I know! As bad as this feels in real life, I don't understand why it doesn't show up on neuro exams.

Are you going to be getting IVIG Rich? Were they able to find your underlying cause?

What's going on? Hope everything will be ok.

OK, my brain is struggling. I think an injury to a nerve coming directly off the spine, like if a herniated disc was pressing on a nerve or something might show up on EMG, whereas the more widespread small fiber neuropathy or autonomic neuropathy would have to be diagnosed other ways - skin biopsy, QSART, Valsalva. I'm going to ask my POTS Dr. about CAN next time I see him. Please let us know what you learn, Joy.

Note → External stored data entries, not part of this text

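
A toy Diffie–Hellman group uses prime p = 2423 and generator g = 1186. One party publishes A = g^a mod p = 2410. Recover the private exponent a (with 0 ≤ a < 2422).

1272

Baby-step giant-step with m = ceil(sqrt(2422)) = 50.
Baby table (1186^j mod 2423 for j=0..49):
  0:1  1:1186  2:1256  3:1894  4:163  5:1901  6:1196  7:1001
  8:2339  9:2142  10:1108  11:822  12:846  13:234  14:1302  15:721
  16:2210  17:1797  18:1425  19:1219  20:1626  21:2151  22:2090  23:11
  24:931  25:1701  26:1450  27:1793  28:1527  29:1041  30:1319  31:1499
  32:1755  33:73  34:1773  35:2037  36:151  37:2207  38:662  39:80
  40:383  41:1137  42:1294  43:925  44:1854  45:1183  46:121  47:549
  48:1750  49:1412
Giant step factor: 1186^(-50) ≡ 436 (mod 2423).
Scan 2410·436^i mod 2423 for i = 0, 1, …:
  i=0: 2410   i=1: 1601   i=2: 212   i=3: 358
  i=4: 1016   i=5: 1990   i=6: 206   i=7: 165
  i=8: 1673   i=9: 105     …   i=24: 994
  i=25: 2090
Match at i=25, j=22: a = 25·50 + 22 = 1272.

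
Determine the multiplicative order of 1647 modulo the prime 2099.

1049

The order of 1647 must divide p − 1 = 2098 = 2 · 1049.
Divisors: 1, 2, 1049, 2098.
Check each in increasing order: 1647^1 ≡ 1647;  1647^2 ≡ 701;  1647^1049 ≡ 1.
Smallest exponent giving 1 is 1049.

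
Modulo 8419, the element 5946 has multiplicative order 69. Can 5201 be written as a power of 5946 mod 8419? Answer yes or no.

5201 ∈ ⟨5946⟩ iff 5201^69 ≡ 1 (mod 8419), since |⟨5946⟩| = 69.
5201^69 mod 8419 = 5582.
Since 5582 ≠ 1, 5201 does not lie in the subgroup.

no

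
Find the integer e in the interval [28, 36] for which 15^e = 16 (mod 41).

Compute 15^28 mod 41 = 23, then multiply by 15 repeatedly:
  15^28=23  15^29=17  15^30=9  15^31=12  15^32=16
Found 16 at exponent 32.

32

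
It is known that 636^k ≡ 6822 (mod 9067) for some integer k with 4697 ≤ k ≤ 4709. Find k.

4700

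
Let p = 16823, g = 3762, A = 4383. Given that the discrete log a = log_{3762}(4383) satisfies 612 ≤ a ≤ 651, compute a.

638

Compute 3762^612 mod 16823 = 4232, then multiply by 3762 repeatedly:
  3762^612=4232  3762^613=6226  3762^614=4596  3762^615=12931  3762^616=11129
  3762^617=11674  3762^618=9558  3762^619=6445  3762^620=4147  3762^621=6093
  3762^622=8940  3762^623=3103  3762^624=15147  3762^625=3513  3762^626=9851
  3762^627=15216  3762^628=10746  3762^629=783  3762^630=1621  3762^631=8276
  3762^632=11762  3762^633=4154  3762^634=15604  3762^635=6801  3762^636=14402
  3762^637=10264  3762^638=4383
Found 4383 at exponent 638.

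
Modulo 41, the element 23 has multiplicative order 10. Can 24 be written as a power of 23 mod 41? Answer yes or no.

⟨23⟩ has order 10; its elements mod 41 are {1, 4, 10, 16, 18, 23, 25, 31, 37, 40}.
24 is not in this set.

no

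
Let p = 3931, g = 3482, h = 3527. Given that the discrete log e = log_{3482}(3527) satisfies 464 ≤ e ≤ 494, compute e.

490

Compute 3482^464 mod 3931 = 1447, then multiply by 3482 repeatedly:
  3482^464=1447  3482^465=2843  3482^466=1068  3482^467=50  3482^468=1136
  3482^469=966  3482^470=2607  3482^471=895  3482^472=3038  3482^473=3926
  3482^474=2245  3482^475=2262  3482^476=2491  3482^477=1876  3482^478=2841
  3482^479=1966  3482^480=1741  3482^481=560  3482^482=144  3482^483=2171
  3482^484=109  3482^485=2162  3482^486=219  3482^487=3875  3482^488=1558
  3482^489=176  3482^490=3527
Found 3527 at exponent 490.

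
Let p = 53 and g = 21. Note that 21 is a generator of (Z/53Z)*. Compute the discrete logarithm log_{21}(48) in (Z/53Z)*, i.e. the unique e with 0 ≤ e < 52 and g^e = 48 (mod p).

Baby-step giant-step with m = ceil(sqrt(52)) = 8.
Baby table (21^j mod 53 for j=0..7):
  0:1  1:21  2:17  3:39  4:24  5:27  6:37  7:35
Giant step factor: 21^(-8) ≡ 15 (mod 53).
Scan 48·15^i mod 53 for i = 0, 1, …:
  i=0: 48   i=1: 31   i=2: 41   i=3: 32
  i=4: 3   i=5: 45   i=6: 39
Match at i=6, j=3: e = 6·8 + 3 = 51.

51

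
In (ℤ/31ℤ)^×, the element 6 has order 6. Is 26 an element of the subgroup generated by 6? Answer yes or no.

⟨6⟩ has order 6; its elements mod 31 are {1, 5, 6, 25, 26, 30}.
26 is in this set.

yes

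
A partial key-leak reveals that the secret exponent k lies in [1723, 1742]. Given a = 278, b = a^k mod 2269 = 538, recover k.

Compute 278^1723 mod 2269 = 1754, then multiply by 278 repeatedly:
  278^1723=1754  278^1724=2046  278^1725=1538  278^1726=992  278^1727=1227
  278^1728=756  278^1729=1420  278^1730=2223  278^1731=826  278^1732=459
  278^1733=538
Found 538 at exponent 1733.

1733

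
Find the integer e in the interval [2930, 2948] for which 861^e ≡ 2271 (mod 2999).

2941

Compute 861^2930 mod 2999 = 2776, then multiply by 861 repeatedly:
  861^2930=2776  861^2931=2932  861^2932=2293  861^2933=931  861^2934=858
  861^2935=984  861^2936=1506  861^2937=1098  861^2938=693  861^2939=2871
  861^2940=755  861^2941=2271
Found 2271 at exponent 2941.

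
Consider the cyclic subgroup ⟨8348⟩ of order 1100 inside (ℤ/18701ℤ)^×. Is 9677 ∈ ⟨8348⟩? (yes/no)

yes

9677 ∈ ⟨8348⟩ iff 9677^1100 ≡ 1 (mod 18701), since |⟨8348⟩| = 1100.
9677^1100 mod 18701 = 1.
Since 1 = 1, 9677 lies in the subgroup.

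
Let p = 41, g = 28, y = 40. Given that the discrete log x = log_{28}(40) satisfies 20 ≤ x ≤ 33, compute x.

20

Compute 28^20 mod 41 = 40, then multiply by 28 repeatedly:
  28^20=40
Found 40 at exponent 20.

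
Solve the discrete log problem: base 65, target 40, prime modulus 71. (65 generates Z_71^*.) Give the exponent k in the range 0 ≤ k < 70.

8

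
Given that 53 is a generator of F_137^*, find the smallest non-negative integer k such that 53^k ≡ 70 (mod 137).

Baby-step giant-step with m = ceil(sqrt(136)) = 12.
Baby table (53^j mod 137 for j=0..11):
  0:1  1:53  2:69  3:95  4:103  5:116  6:120  7:58
  8:60  9:29  10:30  11:83
Giant step factor: 53^(-12) ≡ 64 (mod 137).
Scan 70·64^i mod 137 for i = 0, 1, …:
  i=0: 70   i=1: 96   i=2: 116
Match at i=2, j=5: k = 2·12 + 5 = 29.

29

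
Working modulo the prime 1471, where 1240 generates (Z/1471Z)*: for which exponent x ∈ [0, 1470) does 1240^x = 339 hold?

1465

Baby-step giant-step with m = ceil(sqrt(1470)) = 39.
Baby table (1240^j mod 1471 for j=0..38):
  0:1  1:1240  2:405  3:589  4:744  5:243  6:1236  7:1329
  8:440  9:1330  10:209  11:264  12:798  13:1008  14:1041  15:773
  16:899  17:1213  18:758  19:1422  20:1022  21:749  22:559  23:319
  24:1332  25:1218  26:1074  27:505  28:1025  29:56  30:303  31:615
  32:622  33:476  34:369  35:79  36:874  37:1104  38:930
Giant step factor: 1240^(-39) ≡ 1448 (mod 1471).
Scan 339·1448^i mod 1471 for i = 0, 1, …:
  i=0: 339   i=1: 1029   i=2: 1340   i=3: 71
  i=4: 1309   i=5: 784   i=6: 1091   i=7: 1385
  i=8: 507   i=9: 107     …   i=36: 999
  i=37: 559
Match at i=37, j=22: x = 37·39 + 22 = 1465.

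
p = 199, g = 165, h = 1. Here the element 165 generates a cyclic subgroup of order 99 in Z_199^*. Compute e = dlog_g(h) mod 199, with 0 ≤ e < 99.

Baby-step giant-step with m = ceil(sqrt(99)) = 10.
Baby table (165^j mod 199 for j=0..9):
  0:1  1:165  2:161  3:98  4:51  5:57  6:52  7:23
  8:14  9:121
Giant step factor: 165^(-10) ≡ 49 (mod 199).
Scan 1·49^i mod 199 for i = 0, 1, …:
  i=0: 1
Match at i=0, j=0: e = 0·10 + 0 = 0.

0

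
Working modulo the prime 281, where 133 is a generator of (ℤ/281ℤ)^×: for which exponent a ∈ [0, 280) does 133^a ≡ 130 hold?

Baby-step giant-step with m = ceil(sqrt(280)) = 17.
Baby table (133^j mod 281 for j=0..16):
  0:1  1:133  2:267  3:105  4:196  5:216  6:66  7:67
  8:200  9:186  10:10  11:206  12:141  13:207  14:274  15:193
  16:98
Giant step factor: 133^(-17) ≡ 268 (mod 281).
Scan 130·268^i mod 281 for i = 0, 1, …:
  i=0: 130   i=1: 277   i=2: 52   i=3: 167
  i=4: 77   i=5: 123   i=6: 87   i=7: 274
Match at i=7, j=14: a = 7·17 + 14 = 133.

133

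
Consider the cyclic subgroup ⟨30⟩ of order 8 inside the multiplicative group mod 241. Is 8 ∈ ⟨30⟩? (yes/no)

yes

8 ∈ ⟨30⟩ iff 8^8 ≡ 1 (mod 241), since |⟨30⟩| = 8.
8^8 mod 241 = 1.
Since 1 = 1, 8 lies in the subgroup.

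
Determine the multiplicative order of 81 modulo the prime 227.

The order of 81 must divide p − 1 = 226 = 2 · 113.
Divisors: 1, 2, 113, 226.
Check each in increasing order: 81^1 ≡ 81;  81^2 ≡ 205;  81^113 ≡ 1.
Smallest exponent giving 1 is 113.

113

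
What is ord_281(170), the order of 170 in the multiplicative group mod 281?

The order of 170 must divide p − 1 = 280 = 2^3 · 5 · 7.
Divisors: 1, 2, 4, 5, 7, 8, 10, 14, 20, 28, 35, 40, 56, 70, 140, 280.
Check each in increasing order: 170^1 ≡ 170;  170^2 ≡ 238;  170^4 ≡ 163;  170^5 ≡ 172;  170^7 ≡ 191;  170^8 ≡ 155;  170^10 ≡ 79;  170^14 ≡ 232;  170^20 ≡ 59;  170^28 ≡ 153;  170^35 ≡ 280;  170^40 ≡ 109;  170^56 ≡ 86;  170^70 ≡ 1.
Smallest exponent giving 1 is 70.

70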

I'm confused - what's the relationship between spine problems and neuropathy (the kind we have SFN)? And if you have autonomic neuropathy, is the heart (CAN) likely involved too?

I can't tolerate medication either, or alcohol or chemicals like Kelly mentioned. I think these sensitivities are all related somehow. This is also common in CFS. Makes treating this illness really difficult and after so many bad reactions, it's scary to try new medications. I have no idea what causes this.